Les femmes de sa vie ont dit que ce n’était pas possible. « Nous le connaissons si bien, il ne ferait jamais ça à une femme », ont-elles dit unanimement. Comme si on ne savait pas très bien qu’on peut supposément être un bon époux à la maison et un pédophile ou un violeur à l’extérieur… 

Le chanteur Bertrand Cantat, qui a exécuté l’actrice Marie Trintignant, a aussi été défendu par ses proches, par son frère notamment qui a prétendu qu’elle était une « fille de mauvaise vie », une hystérique. La vérité, c’est que Cantat exerçait un contrôle permanent sur elle et que le matin même de sa mort, Marie avait dit à sa mère qu’elle voulait le quitter.

Marie Trintignant, qui est morte à 41 ans d’une hémorragie consécutive aux coups de Bertrand Cantat.

Et pour cela, il a fait quatre ans de prison, c’est honteux, comme l’est son absence de regret. Il aurait pu utiliser l’espace médiatique dont il profite pour se faire le chantre de la déconstruction de la masculinité hégémonique. Il ne l’a pas fait et c’est ce que je lui reproche, comme tant d’autres femmes. Pour le reste, il faut qu’il y ait de véritables peines, mais la judiciarisation ne suffit pas. C’est toute notre socialisation qui est à repenser.

« Les hommes ont peur que les femmes se moquent d’eux. Les femmes ont peur que les hommes les tuent », souligne l’écrivaine canadienne Margaret Atwood. Les hommes et les femmes elles-mêmes sont-ils conscients de cette peur à tout le moins d’être agressées qui traverse leur vie et des précautions qu’elles prennent souvent, même inconsciemment ?

Oui, les femmes ont peur des hommes, car elles savent qu’ils peuvent basculer très rapidement dans une violence extrême. Et avant de violer ou de tuer une femme, dans l’intimité, un homme a commis, au cours de sa vie, d’autres agressions contre nombre de femmes. Combien de femmes se font insulter et harceler dans la rue ? Avant que l’homme tue son épouse, il l’a humiliée, insultée, contrôlée. Si cet engrenage était arrêté à temps, ça ferait toute la différence. Quand une femme se fait insulter dans la rue, tout le monde s’en fout. Il faudrait au contraire que les gens s’arrêtent, s’interposent et que la femme elle-même porte systématiquement plainte. C’est ce que montre en tout cas le continuum féminicidaire, que la violence contre les femmes est un flux constant et que tout est lié.

Et c’est sans parler des Afghanes, des Iraniennes, qui voient leurs vies être niées. Comment vaincre notre impuissance face à elles ?

Des réseaux de résistance sorores se constituent.
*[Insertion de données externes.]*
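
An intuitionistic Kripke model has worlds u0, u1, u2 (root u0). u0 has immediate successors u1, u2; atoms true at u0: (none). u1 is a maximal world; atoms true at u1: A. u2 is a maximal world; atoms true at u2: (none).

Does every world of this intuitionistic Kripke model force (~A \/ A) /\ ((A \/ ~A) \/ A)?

Not every world: u0 ||-/- (~A \/ A) /\ ((A \/ ~A) \/ A).
u0 ||-/- (~A \/ A) /\ ((A \/ ~A) \/ A) since u0 fails ~A \/ A.

No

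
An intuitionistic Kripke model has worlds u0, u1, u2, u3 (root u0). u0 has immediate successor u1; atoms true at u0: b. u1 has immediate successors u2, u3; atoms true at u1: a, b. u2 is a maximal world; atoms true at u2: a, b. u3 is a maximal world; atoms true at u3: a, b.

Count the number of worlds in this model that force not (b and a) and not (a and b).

0

u0: does not force it — u0 does not force not (b and a) and not (a and b) since u0 fails not (b and a).
u1: does not force it.
u2: does not force it.
u3: does not force it.
Worlds forcing the formula: { }.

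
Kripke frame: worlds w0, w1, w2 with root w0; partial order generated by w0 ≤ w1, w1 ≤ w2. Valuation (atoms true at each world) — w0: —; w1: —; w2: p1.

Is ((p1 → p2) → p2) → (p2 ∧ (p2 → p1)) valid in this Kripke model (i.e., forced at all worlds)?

Not every world: w0 ⊮ ((p1 → p2) → p2) → (p2 ∧ (p2 → p1)).
w0 ⊮ ((p1 → p2) → p2) → (p2 ∧ (p2 → p1)): already at w0 itself, w0 ⊩ (p1 → p2) → p2 but w0 ⊮ p2 ∧ (p2 → p1).
w0 ⊮ p2 ∧ (p2 → p1) since w0 fails p2.

No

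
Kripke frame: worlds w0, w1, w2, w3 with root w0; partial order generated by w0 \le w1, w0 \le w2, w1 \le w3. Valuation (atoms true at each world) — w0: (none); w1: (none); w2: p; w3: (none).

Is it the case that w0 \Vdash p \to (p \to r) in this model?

No

w0 \nVdash p \to (p \to r): at the accessible world w2, w2 \Vdash p but w2 \nVdash p \to r.
w2 \nVdash p \to r: already at w2 itself, w2 \Vdash p but w2 \nVdash r.
w2 lacks atom r, so w2 \nVdash r.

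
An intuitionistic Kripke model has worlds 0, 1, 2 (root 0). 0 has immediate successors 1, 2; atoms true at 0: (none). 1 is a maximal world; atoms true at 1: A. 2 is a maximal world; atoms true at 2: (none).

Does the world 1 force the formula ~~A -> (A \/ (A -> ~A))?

Yes

1 ||- ~~A -> (A \/ (A -> ~A)): every world accessible from 1 that forces ~~A (namely 1) also forces A \/ (A -> ~A).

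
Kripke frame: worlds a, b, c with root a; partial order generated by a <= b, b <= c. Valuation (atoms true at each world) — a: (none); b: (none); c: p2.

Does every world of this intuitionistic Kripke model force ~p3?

a ||- ~p3: no world accessible from a forces p3.
Since the root a forces ~p3 and forcing is persistent (monotone upward), every world forces it.

Yes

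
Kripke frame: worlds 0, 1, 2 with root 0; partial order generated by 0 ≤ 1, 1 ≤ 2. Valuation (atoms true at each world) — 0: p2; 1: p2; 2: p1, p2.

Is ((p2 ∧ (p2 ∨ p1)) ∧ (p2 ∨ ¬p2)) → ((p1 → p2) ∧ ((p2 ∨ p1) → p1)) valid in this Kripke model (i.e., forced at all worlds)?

No

Not every world: 0 ⊮ ((p2 ∧ (p2 ∨ p1)) ∧ (p2 ∨ ¬p2)) → ((p1 → p2) ∧ ((p2 ∨ p1) → p1)).
0 ⊮ ((p2 ∧ (p2 ∨ p1)) ∧ (p2 ∨ ¬p2)) → ((p1 → p2) ∧ ((p2 ∨ p1) → p1)): already at 0 itself, 0 ⊩ (p2 ∧ (p2 ∨ p1)) ∧ (p2 ∨ ¬p2) but 0 ⊮ (p1 → p2) ∧ ((p2 ∨ p1) → p1).
0 ⊮ (p1 → p2) ∧ ((p2 ∨ p1) → p1) since 0 fails (p2 ∨ p1) → p1.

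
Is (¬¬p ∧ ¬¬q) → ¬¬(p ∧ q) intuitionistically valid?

Yes

This is the distribution of double negation over conjunction, which is intuitionistically derivable.
Assume ¬¬p, ¬¬q, and ¬(p ∧ q). From p we'd get ¬q (since p ∧ q is refuted), contradicting ¬¬q; so ¬p, contradicting ¬¬p.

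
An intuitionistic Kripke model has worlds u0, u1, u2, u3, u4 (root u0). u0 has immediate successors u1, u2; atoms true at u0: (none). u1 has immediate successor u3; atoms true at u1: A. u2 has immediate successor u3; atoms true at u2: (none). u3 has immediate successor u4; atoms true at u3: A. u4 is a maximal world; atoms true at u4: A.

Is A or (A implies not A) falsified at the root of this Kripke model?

u0 does not force A or (A implies not A): neither disjunct is forced at u0.
u0 lacks atom A, so u0 does not force A.
So the root u0 does not force A or (A implies not A); the model is a countermodel.

Yes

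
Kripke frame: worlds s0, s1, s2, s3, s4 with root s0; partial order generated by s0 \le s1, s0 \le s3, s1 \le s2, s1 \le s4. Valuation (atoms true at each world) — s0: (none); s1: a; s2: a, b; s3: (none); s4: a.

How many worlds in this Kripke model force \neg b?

s0: does not force it — s0 \nVdash \neg b since s2 is accessible from s0 and s2 \Vdash b.
s1: does not force it.
s2: does not force it.
s3: forces it.
s4: forces it.
Worlds forcing the formula: {s3, s4}.

2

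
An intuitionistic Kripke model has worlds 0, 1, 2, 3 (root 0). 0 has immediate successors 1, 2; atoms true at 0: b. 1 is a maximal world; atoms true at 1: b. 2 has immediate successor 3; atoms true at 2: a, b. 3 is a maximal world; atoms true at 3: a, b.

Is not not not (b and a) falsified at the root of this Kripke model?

0 does not force not not not (b and a) since 2 is accessible from 0 and 2 forces not not (b and a).
2 forces not not (b and a): no world accessible from 2 forces not (b and a).
So the root 0 does not force not not not (b and a); the model is a countermodel.

Yes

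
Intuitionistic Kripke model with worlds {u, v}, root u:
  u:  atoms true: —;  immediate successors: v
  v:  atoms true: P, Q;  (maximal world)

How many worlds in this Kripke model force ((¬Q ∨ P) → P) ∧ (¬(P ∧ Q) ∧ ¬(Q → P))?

0

u: does not force it — u ⊮ ((¬Q ∨ P) → P) ∧ (¬(P ∧ Q) ∧ ¬(Q → P)) since u fails ¬(P ∧ Q) ∧ ¬(Q → P).
v: does not force it — v ⊮ ((¬Q ∨ P) → P) ∧ (¬(P ∧ Q) ∧ ¬(Q → P)) since v fails ¬(P ∧ Q) ∧ ¬(Q → P).
Worlds forcing the formula: { }.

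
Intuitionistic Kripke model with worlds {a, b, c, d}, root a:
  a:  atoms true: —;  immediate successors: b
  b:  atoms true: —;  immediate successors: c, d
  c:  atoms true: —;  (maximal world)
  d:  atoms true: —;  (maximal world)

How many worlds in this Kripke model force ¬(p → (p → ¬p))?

0

a: does not force it — a ⊮ ¬(p → (p → ¬p)) since a is accessible from a and a ⊩ p → (p → ¬p).
b: does not force it — b ⊮ ¬(p → (p → ¬p)) since b is accessible from b and b ⊩ p → (p → ¬p).
c: does not force it.
d: does not force it.
Worlds forcing the formula: { }.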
Ils ne parviennent pas encore à faire tomber le régime des talibans ou des mollahs, mais ils réussissent à exfiltrer une femme en danger, à en faire libérer d’autres de prison, et ils travaillent l’opinion publique… On a à tout le moins réussi à mettre en place des cercles de vigilance, d’action et de pensée qui dépassent les frontières.

Y a-t-il vraiment de l’espoir ?

Nous sommes dans une période de prise de conscience, d’électrochoc. Il faut voir si ça va aboutir à la révolution féministe que nous appelons de nos vœux. Une régression n’est pas impossible non plus. L’Histoire des femmes est faite d’avancées et de reculs, ce qui est propre à toute dynamique qui repose sur des rapports de force.